Ukraine-Krieg im Liveticker: Selenskyj mit Kampfansage: 2023 wird Jahr des ukrainischen Sieges!
Ukraine Ukraine-Krieg im Liveticker: Selenskyj mit Kampfansage: 2023 wird Jahr des ukrainischen Sieges!

In Moskau ist am Freitag die Urteilsverkündung gegen den bekannten Oppositionellen Ilja Jaschin geplant. Der 39-Jährige ist nicht nur ein Vertrauter des inhaftierten Kremlkritikers Alexej Nawalny, sondern auch ein Kriegsgegner.

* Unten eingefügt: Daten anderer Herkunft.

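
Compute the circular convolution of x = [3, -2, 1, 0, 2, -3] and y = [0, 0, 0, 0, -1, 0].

(x ⊛ y)[n] = Σ(m=0 to 5) x[m] · y[(n-m) mod 6]

Computing each output sample:
(x ⊛ y)[0] = -1
(x ⊛ y)[1] = 0
(x ⊛ y)[2] = -2
(x ⊛ y)[3] = 3
(x ⊛ y)[4] = -3
(x ⊛ y)[5] = 2

x ⊛ y = [-1, 0, -2, 3, -3, 2]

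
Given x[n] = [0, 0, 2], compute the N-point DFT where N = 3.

X[k] = Σ(n=0 to 2) x[n] · ω_3^(nk)
where ω_3 = e^(-2πi/3)

Computing each X[k]:
X[0] = 2
X[1] = -1.0000+1.7321i
X[2] = -1.0000-1.7321i

X = [2, -1.0000+1.7321i, -1.0000-1.7321i]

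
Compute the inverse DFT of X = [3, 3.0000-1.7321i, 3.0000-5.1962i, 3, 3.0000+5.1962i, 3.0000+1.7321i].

x[n] = (1/6) Σ(k=0 to 5) X[k] · e^(2πikn/6)

Computing each x[n]:
x[0] = 3
x[1] = 2
x[2] = -1
x[3] = 0
x[4] = 1
x[5] = -2

x = [3, 2, -1, 0, 1, -2]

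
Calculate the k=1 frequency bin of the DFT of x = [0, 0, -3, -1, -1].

X[1] = Σ(n=0 to 4) x[n] · ω_5^(1n) where ω_5 = e^(-2πi/5)
= (0)·ω_5^0 + (0)·ω_5^1 + (-3)·ω_5^2 + (-1)·ω_5^3 + (-1)·ω_5^4

X[1] = 2.9271+0.2245i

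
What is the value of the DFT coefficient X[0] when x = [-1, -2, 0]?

X[0] = Σ(n=0 to 2) x[n] · ω_3^0 = Σ x[n]
= (-1) + (-2) + (0)

X[0] = -3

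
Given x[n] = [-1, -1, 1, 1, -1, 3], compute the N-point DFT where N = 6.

X[k] = Σ(n=0 to 5) x[n] · ω_6^(nk)
where ω_6 = e^(-2πi/6)

Computing each X[k]:
X[0] = 2
X[1] = -1.0000+1.7321i
X[2] = -1.0000+5.1962i
X[3] = -4
X[4] = -1.0000-5.1962i
X[5] = -1.0000-1.7321i

X = [2, -1.0000+1.7321i, -1.0000+5.1962i, -4, -1.0000-5.1962i, -1.0000-1.7321i]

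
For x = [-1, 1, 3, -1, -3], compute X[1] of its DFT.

X[1] = Σ(n=0 to 4) x[n] · ω_5^(1n) where ω_5 = e^(-2πi/5)
= (-1)·ω_5^0 + (1)·ω_5^1 + (3)·ω_5^2 + (-1)·ω_5^3 + (-3)·ω_5^4

X[1] = -3.2361-6.1554i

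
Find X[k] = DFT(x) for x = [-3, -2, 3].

X[k] = Σ(n=0 to 2) x[n] · ω_3^(nk)
where ω_3 = e^(-2πi/3)

Computing each X[k]:
X[0] = -2
X[1] = -3.5000+4.3301i
X[2] = -3.5000-4.3301i

X = [-2, -3.5000+4.3301i, -3.5000-4.3301i]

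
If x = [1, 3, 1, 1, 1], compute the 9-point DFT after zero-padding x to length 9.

Original 5-point DFT: [7, 0.6180-1.9021i, -1.6180-1.1756i, -1.6180+1.1756i, 0.6180+1.9021i]
Zero-padded 9-point DFT provides frequency interpolation.

DFT_9([x, 0, ...]) = [7, 2.0321-4.1212i, 0.8473-1.7876i, -0.5000-2.5981i, -1.3794-0.2645i, -1.3794+0.2645i, -0.5000+2.5981i, 0.8473+1.7876i, 2.0321+4.1212i]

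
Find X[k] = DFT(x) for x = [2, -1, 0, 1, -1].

X[k] = Σ(n=0 to 4) x[n] · ω_5^(nk)
where ω_5 = e^(-2πi/5)

Computing each X[k]:
X[0] = 1
X[1] = 0.5729+0.5878i
X[2] = 3.9271-0.9511i
X[3] = 3.9271+0.9511i
X[4] = 0.5729-0.5878i

X = [1, 0.5729+0.5878i, 3.9271-0.9511i, 3.9271+0.9511i, 0.5729-0.5878i]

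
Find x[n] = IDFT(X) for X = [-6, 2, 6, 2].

x[n] = (1/4) Σ(k=0 to 3) X[k] · e^(2πikn/4)

Computing each x[n]:
x[0] = 1
x[1] = -3
x[2] = -1
x[3] = -3

x = [1, -3, -1, -3]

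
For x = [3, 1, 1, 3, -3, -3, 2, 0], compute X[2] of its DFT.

X[2] = Σ(n=0 to 7) x[n] · ω_8^(2n) where ω_8 = e^(-2πi/8)
= (3)·ω_8^0 + (1)·ω_8^2 + (1)·ω_8^4 + (3)·ω_8^6 + (-3)·ω_8^8 + (-3)·ω_8^10 + (2)·ω_8^12 + (0)·ω_8^14

X[2] = -3+5i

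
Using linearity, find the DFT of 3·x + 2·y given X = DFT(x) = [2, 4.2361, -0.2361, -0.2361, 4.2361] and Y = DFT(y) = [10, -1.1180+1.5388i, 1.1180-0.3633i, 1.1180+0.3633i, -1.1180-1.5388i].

By linearity: DFT(3x + 2y) = 3·DFT(x) + 2·DFT(y)
= 3·[2, 4.2361, -0.2361, -0.2361, 4.2361] + 2·[10, -1.1180+1.5388i, 1.1180-0.3633i, 1.1180+0.3633i, -1.1180-1.5388i]

Computing element-wise:
Z[0] = 3·(2) + 2·(10) = 26
Z[1] = 3·(4.2361) + 2·(-1.1180+1.5388i) = 10.4723+3.0776i
Z[2] = 3·(-0.2361) + 2·(1.1180-0.3633i) = 1.5277-0.7266i
Z[3] = 3·(-0.2361) + 2·(1.1180+0.3633i) = 1.5277+0.7266i
Z[4] = 3·(4.2361) + 2·(-1.1180-1.5388i) = 10.4723-3.0776i

DFT(3x + 2y) = 3·X + 2·Y = [26, 10.4723+3.0776i, 1.5277-0.7266i, 1.5277+0.7266i, 10.4723-3.0776i]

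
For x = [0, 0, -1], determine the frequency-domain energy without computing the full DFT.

Parseval: Σ|x[n]|² = (1/N)Σ|X[k]|², so Σ|X[k]|² = N·Σ|x[n]|² = 3·1.0000

Σ|X[k]|² = N·Σ|x[n]|² = 3·1.0000 = 3.0000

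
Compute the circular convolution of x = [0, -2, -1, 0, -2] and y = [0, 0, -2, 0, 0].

(x ⊛ y)[n] = Σ(m=0 to 4) x[m] · y[(n-m) mod 5]

Computing each output sample:
(x ⊛ y)[0] = 0
(x ⊛ y)[1] = 4
(x ⊛ y)[2] = 0
(x ⊛ y)[3] = 4
(x ⊛ y)[4] = 2

x ⊛ y = [0, 4, 0, 4, 2]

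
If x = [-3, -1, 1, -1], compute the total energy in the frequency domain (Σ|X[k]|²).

Parseval: Σ|x[n]|² = (1/N)Σ|X[k]|², so Σ|X[k]|² = N·Σ|x[n]|² = 4·12.0000

Σ|X[k]|² = N·Σ|x[n]|² = 4·12.0000 = 48.0000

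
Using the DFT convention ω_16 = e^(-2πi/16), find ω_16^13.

ω_16^13 = e^(-2πi·13/16)
= cos(-2π·13/16) + i·sin(-2π·13/16)
= cos(-26π/16) + i·sin(-26π/16)

ω_16^13 = cos(-26π/16) + i·sin(-26π/16) = 0.3827+0.9239i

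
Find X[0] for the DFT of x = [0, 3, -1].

X[0] = Σ(n=0 to 2) x[n] · ω_3^0 = Σ x[n]
= (0) + (3) + (-1)

X[0] = 2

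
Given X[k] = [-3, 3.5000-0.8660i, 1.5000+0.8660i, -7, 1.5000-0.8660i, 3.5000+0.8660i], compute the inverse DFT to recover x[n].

x[n] = (1/6) Σ(k=0 to 5) X[k] · e^(2πikn/6)

Computing each x[n]:
x[0] = 0
x[1] = 1
x[2] = -2
x[3] = 0
x[4] = -3
x[5] = 1

x = [0, 1, -2, 0, -3, 1]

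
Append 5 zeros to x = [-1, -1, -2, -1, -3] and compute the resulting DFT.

Original 5-point DFT: [-8, 0.1910-1.3143i, 1.3090-2.1266i, 1.3090+2.1266i, 0.1910+1.3143i]
Zero-padded 10-point DFT provides frequency interpolation.

DFT_10([x, 0, ...]) = [-8, 0.3090+5.2043i, 0.1910-1.3143i, -0.8090+2.0409i, 1.3090-2.1266i, -4, 1.3090+2.1266i, -0.8090-2.0409i, 0.1910+1.3143i, 0.3090-5.2043i]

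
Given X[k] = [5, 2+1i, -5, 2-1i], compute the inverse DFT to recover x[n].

x[n] = (1/4) Σ(k=0 to 3) X[k] · e^(2πikn/4)

Computing each x[n]:
x[0] = 1
x[1] = 2
x[2] = -1
x[3] = 3

x = [1, 2, -1, 3]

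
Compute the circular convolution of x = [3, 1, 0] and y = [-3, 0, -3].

(x ⊛ y)[n] = Σ(m=0 to 2) x[m] · y[(n-m) mod 3]

Computing each output sample:
(x ⊛ y)[0] = -12
(x ⊛ y)[1] = -3
(x ⊛ y)[2] = -9

x ⊛ y = [-12, -3, -9]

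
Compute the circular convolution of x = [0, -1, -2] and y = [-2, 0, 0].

(x ⊛ y)[n] = Σ(m=0 to 2) x[m] · y[(n-m) mod 3]

Computing each output sample:
(x ⊛ y)[0] = 0
(x ⊛ y)[1] = 2
(x ⊛ y)[2] = 4

x ⊛ y = [0, 2, 4]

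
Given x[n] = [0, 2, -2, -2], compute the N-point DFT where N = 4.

X[k] = Σ(n=0 to 3) x[n] · ω_4^(nk)
where ω_4 = e^(-2πi/4)

Computing each X[k]:
X[0] = -2
X[1] = 2-4i
X[2] = -2
X[3] = 2+4i

X = [-2, 2-4i, -2, 2+4i]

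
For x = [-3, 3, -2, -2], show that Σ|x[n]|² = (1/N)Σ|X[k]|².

Time domain:
Σ|x[n]|² = |-3|² + |3|² + |-2|² + |-2|² = 26.0000

Frequency domain:
(1/4)Σ|X[k]|² = (1/4)(|-4|² + |-1-5i|² + |-6|² + |-1+5i|²) = (1/4)·104.0000 = 26.0000

Both sides agree, confirming Parseval's theorem.

Σ|x[n]|² = (1/N)Σ|X[k]|² = 26.0000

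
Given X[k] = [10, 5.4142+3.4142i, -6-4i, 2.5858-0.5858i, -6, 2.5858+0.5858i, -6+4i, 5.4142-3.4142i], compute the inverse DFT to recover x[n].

x[n] = (1/8) Σ(k=0 to 7) X[k] · e^(2πikn/8)

Computing each x[n]:
x[0] = 1
x[1] = 3
x[2] = 1
x[3] = 0
x[4] = -3
x[5] = 3
x[6] = 3
x[7] = 2

x = [1, 3, 1, 0, -3, 3, 3, 2]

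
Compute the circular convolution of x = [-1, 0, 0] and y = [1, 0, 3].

(x ⊛ y)[n] = Σ(m=0 to 2) x[m] · y[(n-m) mod 3]

Computing each output sample:
(x ⊛ y)[0] = -1
(x ⊛ y)[1] = 0
(x ⊛ y)[2] = -3

x ⊛ y = [-1, 0, -3]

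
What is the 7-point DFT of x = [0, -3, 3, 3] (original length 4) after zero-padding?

Original 4-point DFT: [3, -3+6i, 3, -3-6i]
Zero-padded 7-point DFT provides frequency interpolation.

DFT_7([x, 0, ...]) = [3, -5.2409-1.8809i, -0.1649+6.5719i, 3.9058+0.7224i, 3.9058-0.7224i, -0.1649-6.5719i, -5.2409+1.8809i]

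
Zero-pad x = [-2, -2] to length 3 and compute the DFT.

Original 2-point DFT: [-4, 0]
Zero-padded 3-point DFT provides frequency interpolation.

DFT_3([x, 0, ...]) = [-4, -1.0000+1.7321i, -1.0000-1.7321i]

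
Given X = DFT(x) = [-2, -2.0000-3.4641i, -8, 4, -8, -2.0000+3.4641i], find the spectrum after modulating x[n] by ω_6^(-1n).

Modulation property: DFT(ω_6^(-1n)·x[n]) = X[(k-1) mod 6], so circularly shift X by 1 positions.

X[k-1] = [-2.0000+3.4641i, -2, -2.0000-3.4641i, -8, 4, -8]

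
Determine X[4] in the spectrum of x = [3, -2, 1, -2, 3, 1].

X[4] = Σ(n=0 to 5) x[n] · ω_6^(4n) where ω_6 = e^(-2πi/6)
= (3)·ω_6^0 + (-2)·ω_6^4 + (1)·ω_6^8 + (-2)·ω_6^12 + (3)·ω_6^16 + (1)·ω_6^20

X[4] = -0.5000-0.8660i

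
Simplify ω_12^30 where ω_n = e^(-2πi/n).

Since ω_12^12 = 1, powers reduce modulo 12.
30 mod 12 = 6
So ω_12^30 = ω_12^6 = e^(-2πi·6/12)

ω_12^30 = ω_12^6 = -1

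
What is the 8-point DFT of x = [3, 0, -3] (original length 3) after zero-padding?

Original 3-point DFT: [0, 4.5000-2.5981i, 4.5000+2.5981i]
Zero-padded 8-point DFT provides frequency interpolation.

DFT_8([x, 0, ...]) = [0, 3+3i, 6, 3-3i, 0, 3+3i, 6, 3-3i]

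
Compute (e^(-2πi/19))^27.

Since ω_19^19 = 1, powers reduce modulo 19.
27 mod 19 = 8
So ω_19^27 = ω_19^8 = e^(-2πi·8/19)

ω_19^27 = ω_19^8 = -0.8795-0.4759i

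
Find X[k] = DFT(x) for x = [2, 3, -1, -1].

X[k] = Σ(n=0 to 3) x[n] · ω_4^(nk)
where ω_4 = e^(-2πi/4)

Computing each X[k]:
X[0] = 3
X[1] = 3-4i
X[2] = -1
X[3] = 3+4i

X = [3, 3-4i, -1, 3+4i]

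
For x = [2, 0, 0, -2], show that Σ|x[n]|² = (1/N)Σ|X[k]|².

Time domain:
Σ|x[n]|² = |2|² + |0|² + |0|² + |-2|² = 8.0000

Frequency domain:
(1/4)Σ|X[k]|² = (1/4)(|0|² + |2-2i|² + |4|² + |2+2i|²) = (1/4)·32.0000 = 8.0000

Both sides agree, confirming Parseval's theorem.

Σ|x[n]|² = (1/N)Σ|X[k]|² = 8.0000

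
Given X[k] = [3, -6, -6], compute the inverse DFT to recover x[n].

x[n] = (1/3) Σ(k=0 to 2) X[k] · e^(2πikn/3)

Computing each x[n]:
x[0] = -3
x[1] = 3
x[2] = 3

x = [-3, 3, 3]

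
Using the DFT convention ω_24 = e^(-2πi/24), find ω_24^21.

ω_24^21 = e^(-2πi·21/24)
= cos(-2π·21/24) + i·sin(-2π·21/24)
= cos(-42π/24) + i·sin(-42π/24)

ω_24^21 = cos(-42π/24) + i·sin(-42π/24) = 0.7071+0.7071i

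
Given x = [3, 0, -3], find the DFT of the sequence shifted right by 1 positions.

Time shift by 1: X_shifted[k] = ω_3^(1k) · X[k]
Shifted x = [-3, 3, 0]

DFT(x[n-1]) = [0, -4.5000-2.5981i, -4.5000+2.5981i]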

Alle aktuellen Entwicklungen in der Ukraine und rund um den Krieg findet Ihr hier in unserem TAG24-Liveticker.

11. Dezember, 22.29 Uhr: Ukraines Verteidigungsminister kündigt baldige Gegenoffensiven an

Die ukrainischen Streitkräfte werden nach den Worten ihres Verteidigungsministers bei günstigen Witterungsbedingungen ihre Gegenoffensive gegen die russischen Besatzer wieder aufnehmen.

Der aktuelle Übergang "vom trockenen Herbst zum noch nicht frostigen Winter" biete weder für Rad- noch Kettenfahrzeuge günstige Einsatzbedingungen", sagte Minister Olexij Resnikow am Sonntag. "Ich denke, der (gegenwärtige) Rückgang von Aktivität an der Front ist auf das Wetter zurückzuführen."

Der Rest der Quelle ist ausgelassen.